By using energy conservation,

(K + P)I, system = ( K + P)f , system       …(1)

Where, K, P are representing kinetic energy and potential energy. The system includes spring and mass

Taking the reference line as shown in the figure,

\( ⇒ {\bf{mgh}} + 0 = \frac{1}{2}{\bf{k}}{{\bf{x}}^2} + {\bf{mg}}\left( { - {\bf{x}}} \right)~\)

∵ mass after hitting comes below the reference line by maximum compression (x) so potential energy for the mass will be taken as with (-) sign. Also, at extreme compression of the spring, the Kinetic energy of the mass will be zero.

\( ⇒ {\rm{mg}}\left( {{\rm{h}} + {\rm{x}}} \right) = \frac{1}{2}{\rm{k}}{{\rm{x}}^2}~\)
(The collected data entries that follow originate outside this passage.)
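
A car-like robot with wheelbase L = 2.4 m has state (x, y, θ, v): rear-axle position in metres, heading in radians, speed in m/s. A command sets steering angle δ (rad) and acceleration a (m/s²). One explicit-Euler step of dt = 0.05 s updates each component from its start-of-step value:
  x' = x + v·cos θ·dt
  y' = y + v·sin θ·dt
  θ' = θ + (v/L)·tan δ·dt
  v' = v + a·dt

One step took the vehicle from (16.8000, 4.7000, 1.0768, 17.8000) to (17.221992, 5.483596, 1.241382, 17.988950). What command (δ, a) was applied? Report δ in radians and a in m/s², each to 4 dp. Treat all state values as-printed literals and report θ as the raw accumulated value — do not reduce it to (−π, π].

a = (v'−v)/dt = (0.188950)/0.05 = 3.7790
Δθ = θ'−θ = 0.164582;  (v·dt/L) = 17.8000·0.05/2.4 = 0.370833
tan δ = Δθ·L/(v·dt) = 0.443817  →  δ = 0.4177

δ = 0.4177, a = 3.7790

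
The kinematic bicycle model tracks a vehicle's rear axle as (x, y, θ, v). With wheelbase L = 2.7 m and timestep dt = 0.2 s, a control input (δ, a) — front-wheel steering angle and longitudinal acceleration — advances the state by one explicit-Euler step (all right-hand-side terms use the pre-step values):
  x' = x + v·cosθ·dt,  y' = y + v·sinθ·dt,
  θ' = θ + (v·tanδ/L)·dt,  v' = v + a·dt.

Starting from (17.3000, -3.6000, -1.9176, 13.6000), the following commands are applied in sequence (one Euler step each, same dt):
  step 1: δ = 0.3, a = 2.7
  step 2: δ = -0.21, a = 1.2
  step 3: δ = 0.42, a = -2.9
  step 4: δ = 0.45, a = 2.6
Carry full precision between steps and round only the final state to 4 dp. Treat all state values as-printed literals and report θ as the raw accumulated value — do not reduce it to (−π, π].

after step 1 (δ=0.3, a=2.7): (16.375490, -6.158062, -1.605972, 14.140000)
after step 2 (δ=-0.21, a=1.2): (16.276032, -8.984312, -1.829219, 14.380000)
after step 3 (δ=0.42, a=-2.9): (15.541053, -11.764813, -1.353537, 13.800000)
after step 4 (δ=0.45, a=2.6): (16.135982, -14.459930, -0.859747, 14.320000)

(16.1360, -14.4599, -0.8597, 14.3200)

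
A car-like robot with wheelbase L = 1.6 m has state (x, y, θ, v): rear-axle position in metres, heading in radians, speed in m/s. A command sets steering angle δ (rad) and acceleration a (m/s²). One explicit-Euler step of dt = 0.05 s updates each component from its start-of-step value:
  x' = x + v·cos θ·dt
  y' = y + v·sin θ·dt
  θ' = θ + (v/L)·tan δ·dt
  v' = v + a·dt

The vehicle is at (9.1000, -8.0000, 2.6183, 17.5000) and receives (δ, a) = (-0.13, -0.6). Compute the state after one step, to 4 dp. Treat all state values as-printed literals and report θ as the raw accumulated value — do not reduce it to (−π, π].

x' = 9.1000 + 17.5000·cos(2.6183)·0.05 = 8.3421
y' = -8.0000 + 17.5000·sin(2.6183)·0.05 = -7.5627
θ' = 2.6183 + (17.5000/1.6)·tan(-0.13)·0.05 = 2.5468
v' = 17.5000 − 0.6000·0.05 = 17.4700

(8.3421, -7.5627, 2.5468, 17.4700)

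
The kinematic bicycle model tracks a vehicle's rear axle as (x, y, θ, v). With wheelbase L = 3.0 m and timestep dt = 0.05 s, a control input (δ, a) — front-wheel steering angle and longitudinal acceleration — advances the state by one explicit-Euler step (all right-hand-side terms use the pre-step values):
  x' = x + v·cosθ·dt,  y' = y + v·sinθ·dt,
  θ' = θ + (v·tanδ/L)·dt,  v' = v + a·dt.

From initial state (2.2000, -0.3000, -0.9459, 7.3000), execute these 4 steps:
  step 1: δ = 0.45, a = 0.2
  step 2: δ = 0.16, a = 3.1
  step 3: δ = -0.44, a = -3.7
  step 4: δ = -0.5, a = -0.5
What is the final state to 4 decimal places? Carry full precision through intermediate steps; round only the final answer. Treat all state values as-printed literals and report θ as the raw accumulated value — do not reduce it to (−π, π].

after step 1 (δ=0.45, a=0.2): (2.413530, -0.596024, -0.887128, 7.310000)
after step 2 (δ=0.16, a=3.1): (2.644395, -0.879382, -0.867467, 7.465000)
after step 3 (δ=-0.44, a=-3.7): (2.885798, -1.164057, -0.926040, 7.280000)
after step 4 (δ=-0.5, a=-0.5): (3.104563, -1.454982, -0.992325, 7.255000)

(3.1046, -1.4550, -0.9923, 7.2550)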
where m = mass, h = height, k = spring constant, x = maximum deflection in the spring

Calculation:

Given:

Weight (W) = 500 N; h = 2 m; k = 0.5 kN/m = 500 N/m

Weight (W) = mg = 500 N

\( ⇒ 500 \times \left( {2\ +\ x} \right) = \frac{1}{2} \times 500 \times {x^2}\)

⇒ x = 3.24 m

Hence the deflection caused in the first fall will be 3.24 m.

Mistake PointsThe exact answer to this question is 3.24m, but 3.24 m is not available in the options, this is the official of ISRO LPSC Technical Assistant and they have given the correct answer 2 m.

So, we have to neglect the change in potential energy due to the deflection of the spring.

Neglecting the potential energy change due to the deflection of the spring, we will get the expression:

\( ⇒ mgh= \frac{1}{2}{\rm{k}}{{\rm{x}}^2}~\)

\( ⇒ 500 \times \left( {2} \right) = \frac{1}{2} \times 500 \times {x^2}\)

⇒ x = 2 m

Hence the approximated deflection caused in the first fall will be 2 m.